Consumers Blow the Whistle on Meaningless 'Standards' That Are Not Much Different From Those of 'Regular' Meat
For Immediate Release:
September 21, 2015
David Perle 202-483-7382
San Francisco – Walk into a Whole Foods’ meat department, and you’ll see signs, placards, and even napkins bragging about so-called “humane meat,” sold at a premium price from farms that Whole Foods touts as having “No Cages, No Crates, No Crowding” and more. But a new class-action lawsuit from PETA and one of those duped customers, filed today in the U.S. District Court for the Northern District of California by the law firm Hagens Berman Sobol Shapiro LLP, contends that Whole Foods’ “5-Step™ Animal Welfare Rating System” violates California consumer-protection laws by snowing shoppers into paying higher prices for meat from animals on farms raised under standards that differ little, if at all, from the industry’s paltry minimum standards. The lawsuit comes days after a PETA eyewitness investigation revealed severe crowding, lameness, and death at a Whole Foods “humane” pork supplier.
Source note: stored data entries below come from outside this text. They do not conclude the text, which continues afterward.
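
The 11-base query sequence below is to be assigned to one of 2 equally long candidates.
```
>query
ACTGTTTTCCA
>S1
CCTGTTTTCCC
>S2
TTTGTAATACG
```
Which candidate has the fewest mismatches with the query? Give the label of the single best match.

Hamming distances to query — S1: 2; S2: 6.
Smallest is S1 with 2 mismatches.

S1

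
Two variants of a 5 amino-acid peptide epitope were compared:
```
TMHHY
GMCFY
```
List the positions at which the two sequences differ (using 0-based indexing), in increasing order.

Scanning 0-based: 0: T/G; 2: H/C; 3: H/F.

0, 2, 3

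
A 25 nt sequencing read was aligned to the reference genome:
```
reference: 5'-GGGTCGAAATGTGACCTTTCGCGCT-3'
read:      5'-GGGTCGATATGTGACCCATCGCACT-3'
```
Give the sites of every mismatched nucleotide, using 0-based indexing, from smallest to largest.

Differences at site 7 (A→T), site 16 (T→C), site 17 (T→A), site 22 (G→A).

7, 16, 17, 22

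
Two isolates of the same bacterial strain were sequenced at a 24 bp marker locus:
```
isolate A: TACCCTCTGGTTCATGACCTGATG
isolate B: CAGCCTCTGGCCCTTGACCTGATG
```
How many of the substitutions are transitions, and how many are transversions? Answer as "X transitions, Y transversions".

3 transitions, 2 transversions

Mismatches (1-based):
position 1: T→C (pyrimidine→pyrimidine, transition)
position 3: C→G (pyrimidine→purine, transversion)
position 11: T→C (pyrimidine→pyrimidine, transition)
position 12: T→C (pyrimidine→pyrimidine, transition)
position 14: A→T (purine→pyrimidine, transversion)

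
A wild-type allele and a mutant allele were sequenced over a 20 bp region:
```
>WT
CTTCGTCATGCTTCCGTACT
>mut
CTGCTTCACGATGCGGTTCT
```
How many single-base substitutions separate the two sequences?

7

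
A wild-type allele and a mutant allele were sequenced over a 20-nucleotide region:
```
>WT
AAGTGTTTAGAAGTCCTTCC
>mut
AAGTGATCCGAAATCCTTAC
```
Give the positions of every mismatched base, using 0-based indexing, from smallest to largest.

Scanning 0-based: 5: T/A; 7: T/C; 8: A/C; 12: G/A; 18: C/A.

5, 7, 8, 12, 18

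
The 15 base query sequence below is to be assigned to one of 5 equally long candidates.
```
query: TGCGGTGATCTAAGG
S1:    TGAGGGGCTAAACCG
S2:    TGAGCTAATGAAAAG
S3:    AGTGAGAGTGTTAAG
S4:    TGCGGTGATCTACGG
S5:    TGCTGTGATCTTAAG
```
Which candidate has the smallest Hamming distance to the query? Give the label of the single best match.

Hamming distances to query — S1: 7; S2: 6; S3: 9; S4: 1; S5: 3.
Smallest is S4 with 1 mismatch.

S4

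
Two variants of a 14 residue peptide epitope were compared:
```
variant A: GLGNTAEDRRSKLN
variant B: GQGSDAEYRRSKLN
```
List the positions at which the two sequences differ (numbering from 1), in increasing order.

Differences at position 2 (L→Q), position 4 (N→S), position 5 (T→D), position 8 (D→Y).

2, 4, 5, 8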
Whole Foods’ “5-Step” rating system outlines specific practices that purport to promote animal welfare. But PETA’s lawsuit notes a number of standards that are no different from much-criticized common industry practices:
- Standard practice in the poultry industry does not mean raising broiler chickens or turkeys in cages—making Whole Foods’ assertion of “no cages” meaningless—and birds raised by suppliers that are Step 1– and Step 2–certified can be crowded into sheds at nearly the same intensive “stocking density” that is standard throughout the industry.
- Whole Foods allows an infant pig mortality rate and a daily mortality rate for its poultry suppliers that are higher than the industries’ averages.
- Lameness is permitted at shocking industry standard rates of up to 5 percent for pigs and 2 percent for cows at any one time at Whole Foods’ suppliers.
PETA—whose motto reads, in part, that “animals are not ours to eat or abuse in any other way”—also notes that Whole Foods’ certification program is not enforced in any meaningful way, the audit process occurs infrequently, and suppliers can be out of compliance for multiple years without losing their certification.
“‘Humane meat’ is a myth that dupes well-intentioned shoppers into paying higher prices for the very products of crowding, lingering death, and suffering that they were trying to avoid,” says PETA Foundation Director of Animal Law Jared Goodman. “The only way to avoid the pervasive cruelty involved in modern meat production is to go vegan, but PETA’s lawsuit seeks an end to Whole Foods’ lies.”